I just wanted to chime in here and say that, apart from the Qadira book from a while back, this is the the single best Campaign Setting book I've read for Pathfinder. It has interesting mechanical crunch in delightfully inventive monsters, it has an exciting and interesting look into an underloved country with fascinating storytelling potential, and it's just g$$+*@n fun to read!

I wish we'd gotten more setting material books like this in 1st edition. If the whole line had been nothing but great deep-dives like this I'd have been immensely satisfied. It really makes Golarion feel [/i]alive[/i].

Silver Crusade

Pathfinder Companion, Starfinder Adventure Path, Starfinder Roleplaying Game, Starfinder Society Subscriber; Pathfinder Roleplaying Game Superscriber
Robert Brookes wrote:

I just wanted to chime in here and say that, apart from the Qadira book from a while back, this is the the single best Campaign Setting book I've read for Pathfinder. It has interesting mechanical crunch in delightfully inventive monsters, it has an exciting and interesting look into an underloved country with fascinating storytelling potential, and it's just g+@!#!n fun to read!

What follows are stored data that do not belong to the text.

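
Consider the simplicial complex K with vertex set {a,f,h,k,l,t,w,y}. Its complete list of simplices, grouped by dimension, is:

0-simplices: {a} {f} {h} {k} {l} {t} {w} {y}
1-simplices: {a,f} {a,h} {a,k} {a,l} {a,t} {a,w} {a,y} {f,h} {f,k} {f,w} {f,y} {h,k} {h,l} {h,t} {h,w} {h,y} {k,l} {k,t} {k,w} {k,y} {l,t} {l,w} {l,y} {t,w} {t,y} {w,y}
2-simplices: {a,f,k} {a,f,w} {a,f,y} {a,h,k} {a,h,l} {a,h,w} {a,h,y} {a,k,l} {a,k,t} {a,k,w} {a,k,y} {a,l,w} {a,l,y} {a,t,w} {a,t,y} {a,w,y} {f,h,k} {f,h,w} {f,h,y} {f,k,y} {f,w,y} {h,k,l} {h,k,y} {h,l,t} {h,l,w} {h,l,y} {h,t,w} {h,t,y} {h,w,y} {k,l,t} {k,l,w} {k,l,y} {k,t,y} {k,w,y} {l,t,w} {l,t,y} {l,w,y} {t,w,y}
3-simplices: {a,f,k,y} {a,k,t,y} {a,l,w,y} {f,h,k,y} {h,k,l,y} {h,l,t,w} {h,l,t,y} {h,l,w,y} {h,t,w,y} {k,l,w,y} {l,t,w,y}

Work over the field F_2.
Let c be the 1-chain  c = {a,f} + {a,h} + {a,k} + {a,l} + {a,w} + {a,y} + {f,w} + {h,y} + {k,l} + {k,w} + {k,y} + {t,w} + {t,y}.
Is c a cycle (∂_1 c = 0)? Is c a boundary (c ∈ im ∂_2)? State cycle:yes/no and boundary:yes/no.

cycle:yes boundary:yes

n_0=8 n_1=26 n_2=38 n_3=11  [Z2]
∂1: piv[af,ah,ak,al,at,aw,ay] rk=7  ker:fh,fk,fw,fy,hk,hl,ht,hw,hy,kl,kt,kw,ky,lt,lw,ly,tw,ty,wy
∂2: piv[afk,afw,afy,ahk,ahl,ahw,ahy,akl,akt,akw,aky,alw,aly,atw,aty,awy,fhk,hlt,htw] rk=19  ker:fhw,fhy,fky,fwy,hkl,hky,hlw,hly,hty,hwy,klt,klw,kly,kty,kwy,ltw,lty,lwy,twy
∂3: piv[afky,akty,alwy,fhky,hkly,hltw,hlty,hlwy,htwy,klwy] rk=10  ker:ltwy
∂1c = 0
c vs im∂2: reduces to 0 ⇒ boundary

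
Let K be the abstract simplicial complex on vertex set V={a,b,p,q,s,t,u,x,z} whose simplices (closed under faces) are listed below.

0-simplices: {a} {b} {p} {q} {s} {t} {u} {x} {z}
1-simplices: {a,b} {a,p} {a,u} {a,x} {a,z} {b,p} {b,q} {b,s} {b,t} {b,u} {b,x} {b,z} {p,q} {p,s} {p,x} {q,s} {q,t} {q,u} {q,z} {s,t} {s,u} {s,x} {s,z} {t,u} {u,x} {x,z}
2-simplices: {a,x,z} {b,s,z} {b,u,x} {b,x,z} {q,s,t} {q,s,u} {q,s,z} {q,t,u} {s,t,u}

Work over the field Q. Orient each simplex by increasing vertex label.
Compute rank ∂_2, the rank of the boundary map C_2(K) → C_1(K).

rank∂_2=8

n_0=9 n_1=26 n_2=9  [Q]
∂1: piv[ab,ap,au,ax,az,bq,bs,bt] rk=8  ker:bp,bu,bx,bz,pq,ps,px,qs,qt,qu,qz,st,su,sx,sz,tu,ux,xz
∂2: piv[axz,bsz,bux,bxz,qst,qsu,qsz,qtu] rk=8  ker:stu
rk∂_2=8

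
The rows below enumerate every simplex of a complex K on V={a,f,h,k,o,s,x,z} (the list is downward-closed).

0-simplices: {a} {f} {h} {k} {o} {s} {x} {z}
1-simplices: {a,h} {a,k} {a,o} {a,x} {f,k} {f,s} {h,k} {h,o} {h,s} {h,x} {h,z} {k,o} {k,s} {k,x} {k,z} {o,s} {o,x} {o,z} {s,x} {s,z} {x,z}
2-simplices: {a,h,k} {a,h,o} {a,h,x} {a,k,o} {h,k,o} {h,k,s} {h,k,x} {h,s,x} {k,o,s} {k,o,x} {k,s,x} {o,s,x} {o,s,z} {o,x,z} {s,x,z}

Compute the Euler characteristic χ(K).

n_0=8 n_1=21 n_2=15
χ=+8−21+15=2

χ(K)=2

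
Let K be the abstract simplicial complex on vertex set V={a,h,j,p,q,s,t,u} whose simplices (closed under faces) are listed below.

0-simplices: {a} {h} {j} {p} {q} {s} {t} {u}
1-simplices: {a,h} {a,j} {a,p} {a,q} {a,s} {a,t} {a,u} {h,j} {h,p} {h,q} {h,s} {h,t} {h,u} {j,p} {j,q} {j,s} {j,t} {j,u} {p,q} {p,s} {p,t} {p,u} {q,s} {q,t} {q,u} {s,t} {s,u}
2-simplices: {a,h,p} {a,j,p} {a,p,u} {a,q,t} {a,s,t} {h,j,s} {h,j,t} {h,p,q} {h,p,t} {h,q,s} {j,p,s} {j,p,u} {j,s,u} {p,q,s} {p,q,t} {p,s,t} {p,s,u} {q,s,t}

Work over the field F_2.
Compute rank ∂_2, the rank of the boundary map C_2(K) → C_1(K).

n_0=8 n_1=27 n_2=18  [Z2]
∂1: piv[ah,aj,ap,aq,as,at,au] rk=7  ker:hj,hp,hq,hs,ht,hu,jp,jq,js,jt,ju,pq,ps,pt,pu,qs,qt,qu,st,su
∂2: piv[ahp,ajp,apu,aqt,ast,hjs,hjt,hpq,hpt,hqs,jps,jpu,jsu,pqs,pqt,pst] rk=16  ker:psu,qst
rk∂_2=16

rank∂_2=16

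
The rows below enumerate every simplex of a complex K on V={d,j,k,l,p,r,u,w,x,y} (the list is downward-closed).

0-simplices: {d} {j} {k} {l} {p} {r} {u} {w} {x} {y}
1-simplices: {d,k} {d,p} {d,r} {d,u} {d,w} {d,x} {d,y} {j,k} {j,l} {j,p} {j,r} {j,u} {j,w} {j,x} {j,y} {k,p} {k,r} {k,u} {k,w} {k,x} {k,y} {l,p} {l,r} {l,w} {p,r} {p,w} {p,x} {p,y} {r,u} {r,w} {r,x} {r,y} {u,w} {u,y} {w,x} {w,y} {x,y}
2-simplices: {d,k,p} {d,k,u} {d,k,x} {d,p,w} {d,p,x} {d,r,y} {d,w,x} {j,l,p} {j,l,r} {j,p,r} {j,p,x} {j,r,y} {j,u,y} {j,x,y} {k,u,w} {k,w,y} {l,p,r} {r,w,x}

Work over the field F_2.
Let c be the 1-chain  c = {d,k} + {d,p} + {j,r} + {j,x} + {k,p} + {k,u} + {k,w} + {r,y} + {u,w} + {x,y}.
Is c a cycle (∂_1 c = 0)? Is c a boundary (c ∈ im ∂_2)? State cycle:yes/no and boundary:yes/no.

cycle:yes boundary:yes

n_0=10 n_1=37 n_2=18  [Z2]
∂1: piv[dk,dp,dr,du,dw,dx,dy,jk,jl] rk=9  ker:jp,jr,ju,jw,jx,jy,kp,kr,ku,kw,kx,ky,lp,lr,lw,pr,pw,px,py,ru,rw,rx,ry,uw,uy,wx,wy,xy
∂2: piv[dkp,dku,dkx,dpw,dpx,dry,dwx,jlp,jlr,jpr,jpx,jry,juy,jxy,kuw,kwy,rwx] rk=17  ker:lpr
∂1c = 0
c vs im∂2: reduces to 0 ⇒ boundary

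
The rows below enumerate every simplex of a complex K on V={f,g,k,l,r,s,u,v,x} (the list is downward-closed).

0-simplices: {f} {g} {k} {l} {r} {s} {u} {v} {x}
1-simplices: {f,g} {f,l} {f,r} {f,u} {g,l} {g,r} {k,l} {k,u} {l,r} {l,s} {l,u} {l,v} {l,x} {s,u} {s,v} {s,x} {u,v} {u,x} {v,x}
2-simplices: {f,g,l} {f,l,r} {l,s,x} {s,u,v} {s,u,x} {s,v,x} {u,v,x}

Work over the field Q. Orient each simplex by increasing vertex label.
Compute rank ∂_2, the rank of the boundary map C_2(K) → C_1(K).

rank∂_2=6

n_0=9 n_1=19 n_2=7  [Q]
∂1: piv[fg,fl,fr,fu,kl,ls,lv,lx] rk=8  ker:gl,gr,ku,lr,lu,su,sv,sx,uv,ux,vx
∂2: piv[fgl,flr,lsx,suv,sux,svx] rk=6  ker:uvx
rk∂_2=6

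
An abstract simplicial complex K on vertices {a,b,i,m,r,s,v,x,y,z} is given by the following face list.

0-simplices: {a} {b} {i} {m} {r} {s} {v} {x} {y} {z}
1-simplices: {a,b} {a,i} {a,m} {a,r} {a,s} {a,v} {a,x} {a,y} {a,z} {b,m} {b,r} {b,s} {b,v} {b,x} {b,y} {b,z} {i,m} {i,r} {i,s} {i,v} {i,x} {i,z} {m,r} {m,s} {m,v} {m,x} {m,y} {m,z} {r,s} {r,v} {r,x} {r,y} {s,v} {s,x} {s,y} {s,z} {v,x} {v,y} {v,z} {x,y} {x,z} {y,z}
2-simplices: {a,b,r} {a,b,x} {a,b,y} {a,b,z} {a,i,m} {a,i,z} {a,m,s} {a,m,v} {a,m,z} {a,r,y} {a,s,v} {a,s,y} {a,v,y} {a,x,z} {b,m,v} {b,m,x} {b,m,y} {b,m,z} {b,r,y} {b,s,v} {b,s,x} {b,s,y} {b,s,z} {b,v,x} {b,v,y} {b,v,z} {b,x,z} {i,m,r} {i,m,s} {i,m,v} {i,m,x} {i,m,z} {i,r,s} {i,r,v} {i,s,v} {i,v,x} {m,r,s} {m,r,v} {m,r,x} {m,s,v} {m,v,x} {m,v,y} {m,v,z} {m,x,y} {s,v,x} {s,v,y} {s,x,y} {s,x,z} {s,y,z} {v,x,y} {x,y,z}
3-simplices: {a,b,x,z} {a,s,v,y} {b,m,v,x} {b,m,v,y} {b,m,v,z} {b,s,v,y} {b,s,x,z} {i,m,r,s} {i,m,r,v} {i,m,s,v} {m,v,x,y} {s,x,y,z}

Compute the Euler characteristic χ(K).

n_0=10 n_1=42 n_2=51 n_3=12
χ=+10−42+51−12=7

χ(K)=7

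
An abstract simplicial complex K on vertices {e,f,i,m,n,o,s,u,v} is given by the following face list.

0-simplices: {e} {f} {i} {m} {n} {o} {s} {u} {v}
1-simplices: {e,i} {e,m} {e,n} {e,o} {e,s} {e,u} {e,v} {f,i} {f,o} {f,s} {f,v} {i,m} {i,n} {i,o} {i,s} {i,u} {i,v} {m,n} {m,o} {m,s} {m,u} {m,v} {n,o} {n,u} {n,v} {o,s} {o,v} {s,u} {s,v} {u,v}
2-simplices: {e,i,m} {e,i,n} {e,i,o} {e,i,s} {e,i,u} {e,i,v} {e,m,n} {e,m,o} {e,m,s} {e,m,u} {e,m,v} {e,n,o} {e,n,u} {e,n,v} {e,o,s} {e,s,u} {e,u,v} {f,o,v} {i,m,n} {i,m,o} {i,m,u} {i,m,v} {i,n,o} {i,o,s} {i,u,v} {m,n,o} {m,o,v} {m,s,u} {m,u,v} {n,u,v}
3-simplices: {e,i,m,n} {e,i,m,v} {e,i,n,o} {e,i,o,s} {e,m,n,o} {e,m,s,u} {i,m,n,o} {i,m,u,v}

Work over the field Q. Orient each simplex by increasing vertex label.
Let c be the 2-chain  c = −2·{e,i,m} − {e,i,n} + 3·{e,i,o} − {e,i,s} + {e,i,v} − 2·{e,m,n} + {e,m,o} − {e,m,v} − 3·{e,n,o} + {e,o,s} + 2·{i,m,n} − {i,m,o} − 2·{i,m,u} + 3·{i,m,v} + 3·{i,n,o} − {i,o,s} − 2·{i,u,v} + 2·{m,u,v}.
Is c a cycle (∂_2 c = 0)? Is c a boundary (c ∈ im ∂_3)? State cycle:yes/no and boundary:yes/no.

n_0=9 n_1=30 n_2=30 n_3=8  [Q]
∂1: piv[ei,em,en,eo,es,eu,ev,fi] rk=8  ker:fo,fs,fv,im,in,io,is,iu,iv,mn,mo,ms,mu,mv,no,nu,nv,os,ov,su,sv,uv
∂2: piv[eim,ein,eio,eis,eiu,eiv,emn,emo,ems,emu,emv,eno,enu,env,eos,esu,euv,fov,mov] rk=19  ker:imn,imo,imu,imv,ino,ios,iuv,mno,msu,muv,nuv
∂3: piv[eimn,eimv,eino,eios,emno,emsu,imno,imuv] rk=8
∂2c = 0
c vs im∂3: reduces to 0 ⇒ boundary

cycle:yes boundary:yes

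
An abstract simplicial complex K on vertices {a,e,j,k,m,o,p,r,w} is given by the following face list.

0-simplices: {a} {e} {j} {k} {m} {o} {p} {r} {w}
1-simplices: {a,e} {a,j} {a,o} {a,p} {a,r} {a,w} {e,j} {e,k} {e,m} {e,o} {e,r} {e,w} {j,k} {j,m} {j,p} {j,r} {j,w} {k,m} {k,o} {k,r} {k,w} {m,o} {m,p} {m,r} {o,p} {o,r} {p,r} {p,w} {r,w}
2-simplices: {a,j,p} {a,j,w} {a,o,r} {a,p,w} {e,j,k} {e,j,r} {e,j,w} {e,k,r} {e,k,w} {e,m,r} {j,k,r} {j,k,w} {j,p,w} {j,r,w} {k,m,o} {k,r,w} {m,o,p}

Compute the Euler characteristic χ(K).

n_0=9 n_1=29 n_2=17
χ=+9−29+17=-3

χ(K)=-3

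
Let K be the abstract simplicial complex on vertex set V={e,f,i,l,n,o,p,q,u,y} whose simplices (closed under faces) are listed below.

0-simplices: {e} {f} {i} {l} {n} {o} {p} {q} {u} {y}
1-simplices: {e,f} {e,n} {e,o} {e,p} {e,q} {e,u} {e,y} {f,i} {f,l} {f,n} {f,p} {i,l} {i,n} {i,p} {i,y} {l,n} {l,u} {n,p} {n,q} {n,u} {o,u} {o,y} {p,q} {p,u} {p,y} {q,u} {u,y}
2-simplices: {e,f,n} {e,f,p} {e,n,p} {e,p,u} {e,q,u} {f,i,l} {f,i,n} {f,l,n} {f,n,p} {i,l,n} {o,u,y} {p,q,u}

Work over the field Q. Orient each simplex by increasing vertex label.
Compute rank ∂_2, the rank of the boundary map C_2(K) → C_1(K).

rank∂_2=10

n_0=10 n_1=27 n_2=12  [Q]
∂1: piv[ef,en,eo,ep,eq,eu,ey,fi,fl] rk=9  ker:fn,fp,il,in,ip,iy,ln,lu,np,nq,nu,ou,oy,pq,pu,py,qu,uy
∂2: piv[efn,efp,enp,epu,equ,fil,fin,fln,ouy,pqu] rk=10  ker:fnp,iln
rk∂_2=10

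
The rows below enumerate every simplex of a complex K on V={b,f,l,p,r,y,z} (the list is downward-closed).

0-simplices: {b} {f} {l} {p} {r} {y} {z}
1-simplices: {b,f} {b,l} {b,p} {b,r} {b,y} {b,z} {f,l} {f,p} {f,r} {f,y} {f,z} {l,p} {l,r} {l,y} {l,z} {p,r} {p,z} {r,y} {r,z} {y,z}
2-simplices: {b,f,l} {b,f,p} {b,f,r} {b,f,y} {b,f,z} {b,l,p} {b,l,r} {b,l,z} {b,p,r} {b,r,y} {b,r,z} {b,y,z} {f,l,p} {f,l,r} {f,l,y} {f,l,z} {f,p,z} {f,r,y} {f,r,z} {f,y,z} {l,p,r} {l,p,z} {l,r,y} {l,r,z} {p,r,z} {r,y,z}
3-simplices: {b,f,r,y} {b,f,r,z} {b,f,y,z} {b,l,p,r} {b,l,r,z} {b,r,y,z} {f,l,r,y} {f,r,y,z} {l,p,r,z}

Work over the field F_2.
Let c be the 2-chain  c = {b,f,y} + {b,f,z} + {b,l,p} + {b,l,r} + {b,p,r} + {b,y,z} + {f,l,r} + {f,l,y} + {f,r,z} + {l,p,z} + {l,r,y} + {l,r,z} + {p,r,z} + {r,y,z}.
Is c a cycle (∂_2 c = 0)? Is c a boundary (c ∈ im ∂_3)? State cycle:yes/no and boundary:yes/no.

cycle:yes boundary:yes

n_0=7 n_1=20 n_2=26 n_3=9  [Z2]
∂1: piv[bf,bl,bp,br,by,bz] rk=6  ker:fl,fp,fr,fy,fz,lp,lr,ly,lz,pr,pz,ry,rz,yz
∂2: piv[bfl,bfp,bfr,bfy,bfz,blp,blr,blz,bpr,bry,brz,byz,fly,fpz] rk=14  ker:flp,flr,flz,fry,frz,fyz,lpr,lpz,lry,lrz,prz,ryz
∂3: piv[bfry,bfrz,bfyz,blpr,blrz,bryz,flry,lprz] rk=8  ker:fryz
∂2c = 0
c vs im∂3: reduces to 0 ⇒ boundary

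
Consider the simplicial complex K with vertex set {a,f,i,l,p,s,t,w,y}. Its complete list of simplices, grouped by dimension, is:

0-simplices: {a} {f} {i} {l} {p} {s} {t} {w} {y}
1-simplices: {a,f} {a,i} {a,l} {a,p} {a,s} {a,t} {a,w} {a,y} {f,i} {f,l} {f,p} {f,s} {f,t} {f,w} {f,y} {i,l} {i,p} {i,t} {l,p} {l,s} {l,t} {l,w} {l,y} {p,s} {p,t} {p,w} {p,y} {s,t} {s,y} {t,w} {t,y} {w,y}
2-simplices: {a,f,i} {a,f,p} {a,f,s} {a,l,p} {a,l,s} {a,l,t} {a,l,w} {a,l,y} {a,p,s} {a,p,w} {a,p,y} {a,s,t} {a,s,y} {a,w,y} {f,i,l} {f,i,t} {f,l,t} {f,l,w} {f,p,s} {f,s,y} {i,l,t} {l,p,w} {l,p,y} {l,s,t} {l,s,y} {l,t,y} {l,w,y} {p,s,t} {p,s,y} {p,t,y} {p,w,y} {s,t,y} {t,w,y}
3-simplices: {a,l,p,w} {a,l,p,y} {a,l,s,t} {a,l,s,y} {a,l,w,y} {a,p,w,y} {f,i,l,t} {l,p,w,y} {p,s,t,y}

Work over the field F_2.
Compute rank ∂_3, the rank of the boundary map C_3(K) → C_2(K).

rank∂_3=8

n_0=9 n_1=32 n_2=33 n_3=9  [Z2]
∂1: piv[af,ai,al,ap,as,at,aw,ay] rk=8  ker:fi,fl,fp,fs,ft,fw,fy,il,ip,it,lp,ls,lt,lw,ly,ps,pt,pw,py,st,sy,tw,ty,wy
∂2: piv[afi,afp,afs,alp,als,alt,alw,aly,aps,apw,apy,ast,asy,awy,fil,fit,flt,flw,fsy,lty,pst,twy] rk=22  ker:fps,ilt,lpw,lpy,lst,lsy,lwy,psy,pty,pwy,sty
∂3: piv[alpw,alpy,alst,alsy,alwy,apwy,filt,psty] rk=8  ker:lpwy
rk∂_3=8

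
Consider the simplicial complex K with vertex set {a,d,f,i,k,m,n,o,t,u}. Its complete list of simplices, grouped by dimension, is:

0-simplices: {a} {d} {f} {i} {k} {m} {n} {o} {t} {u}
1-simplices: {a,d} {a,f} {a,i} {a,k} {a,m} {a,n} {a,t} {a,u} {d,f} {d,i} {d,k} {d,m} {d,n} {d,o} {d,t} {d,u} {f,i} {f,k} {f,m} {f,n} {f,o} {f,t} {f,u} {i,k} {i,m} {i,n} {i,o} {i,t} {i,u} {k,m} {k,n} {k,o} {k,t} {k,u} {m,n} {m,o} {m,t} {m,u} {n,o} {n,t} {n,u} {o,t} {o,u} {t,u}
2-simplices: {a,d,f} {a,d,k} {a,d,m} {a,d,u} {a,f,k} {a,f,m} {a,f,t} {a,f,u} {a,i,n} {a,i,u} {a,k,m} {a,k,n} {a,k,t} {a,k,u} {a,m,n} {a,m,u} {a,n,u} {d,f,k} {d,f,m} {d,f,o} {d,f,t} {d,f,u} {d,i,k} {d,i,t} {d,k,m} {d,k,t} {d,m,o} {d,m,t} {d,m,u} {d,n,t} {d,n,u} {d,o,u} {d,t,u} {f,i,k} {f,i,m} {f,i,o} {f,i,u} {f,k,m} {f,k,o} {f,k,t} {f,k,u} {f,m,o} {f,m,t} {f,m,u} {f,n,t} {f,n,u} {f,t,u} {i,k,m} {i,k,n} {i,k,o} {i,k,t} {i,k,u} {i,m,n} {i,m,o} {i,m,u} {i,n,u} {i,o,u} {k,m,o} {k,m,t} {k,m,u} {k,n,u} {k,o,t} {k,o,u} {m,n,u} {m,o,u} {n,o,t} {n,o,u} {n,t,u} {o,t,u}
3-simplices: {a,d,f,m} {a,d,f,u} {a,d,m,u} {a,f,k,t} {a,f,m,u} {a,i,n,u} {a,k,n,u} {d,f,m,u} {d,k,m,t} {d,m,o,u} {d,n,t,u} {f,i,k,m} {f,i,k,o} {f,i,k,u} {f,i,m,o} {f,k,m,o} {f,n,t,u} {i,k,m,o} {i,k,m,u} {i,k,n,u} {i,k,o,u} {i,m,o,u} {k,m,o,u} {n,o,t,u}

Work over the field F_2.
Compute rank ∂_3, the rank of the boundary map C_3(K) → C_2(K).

n_0=10 n_1=44 n_2=69 n_3=24  [Z2]
∂1: piv[ad,af,ai,ak,am,an,at,au,do] rk=9  ker:df,di,dk,dm,dn,dt,du,fi,fk,fm,fn,fo,ft,fu,ik,im,in,io,it,iu,km,kn,ko,kt,ku,mn,mo,mt,mu,no,nt,nu,ot,ou,tu
∂2: piv[adf,adk,adm,adu,afk,afm,aft,afu,ain,aiu,akm,akn,akt,aku,amn,amu,anu,dfo,dft,dik,dit,dmo,dmt,dnt,dnu,dou,dtu,fik,fim,fio,fiu,fko,fnt,kot,not] rk=35  ker:dfk,dfm,dfu,dkm,dkt,dmu,fkm,fkt,fku,fmo,fmt,fmu,fnu,ftu,ikm,ikn,iko,ikt,iku,imn,imo,imu,inu,iou,kmo,kmt,kmu,knu,kou,mnu,mou,nou,ntu,otu
∂3: piv[adfm,adfu,admu,afkt,afmu,ainu,aknu,dkmt,dmou,dntu,fikm,fiko,fiku,fimo,fkmo,fntu,ikmu,iknu,ikou,imou,notu] rk=21  ker:dfmu,ikmo,kmou
rk∂_3=21

rank∂_3=21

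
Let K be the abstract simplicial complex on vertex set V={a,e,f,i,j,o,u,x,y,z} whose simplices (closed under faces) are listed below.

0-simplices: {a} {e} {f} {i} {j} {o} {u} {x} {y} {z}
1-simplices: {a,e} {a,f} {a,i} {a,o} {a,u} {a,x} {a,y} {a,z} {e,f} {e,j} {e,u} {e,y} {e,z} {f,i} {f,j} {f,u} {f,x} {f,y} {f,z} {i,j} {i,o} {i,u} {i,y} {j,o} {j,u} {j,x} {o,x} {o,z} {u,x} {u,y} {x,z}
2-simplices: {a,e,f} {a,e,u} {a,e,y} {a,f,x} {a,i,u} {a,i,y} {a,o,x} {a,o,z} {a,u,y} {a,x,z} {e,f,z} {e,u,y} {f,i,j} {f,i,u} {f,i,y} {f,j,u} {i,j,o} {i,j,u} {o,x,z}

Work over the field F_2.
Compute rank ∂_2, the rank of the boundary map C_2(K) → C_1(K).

n_0=10 n_1=31 n_2=19  [Z2]
∂1: piv[ae,af,ai,ao,au,ax,ay,az,ej] rk=9  ker:ef,eu,ey,ez,fi,fj,fu,fx,fy,fz,ij,io,iu,iy,jo,ju,jx,ox,oz,ux,uy,xz
∂2: piv[aef,aeu,aey,afx,aiu,aiy,aox,aoz,auy,axz,efz,fij,fiu,fiy,fju,ijo] rk=16  ker:euy,iju,oxz
rk∂_2=16

rank∂_2=16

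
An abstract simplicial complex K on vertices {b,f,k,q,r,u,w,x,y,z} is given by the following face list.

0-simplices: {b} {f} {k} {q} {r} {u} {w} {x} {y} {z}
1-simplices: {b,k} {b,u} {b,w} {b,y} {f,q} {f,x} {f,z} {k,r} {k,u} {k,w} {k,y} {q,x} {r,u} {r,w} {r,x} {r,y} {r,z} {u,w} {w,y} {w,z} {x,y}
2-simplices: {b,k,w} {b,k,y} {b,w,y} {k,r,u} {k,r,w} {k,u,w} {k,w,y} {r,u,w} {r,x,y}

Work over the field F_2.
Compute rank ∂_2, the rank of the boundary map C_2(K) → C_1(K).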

I wish we'd gotten more setting material books like this in 1st edition. If the whole line had been nothing but great deep-dives like this I'd have been immensely satisfied. It really makes Golarion feel [/i]alive[/i].

Seconded.


Pathfinder Rulebook Subscriber

Great to have some more info on the dietary restrictions, why the upper echelons are invested in this, and the cool daemon content.

Bonus points for having Pathfinder's scariest curse!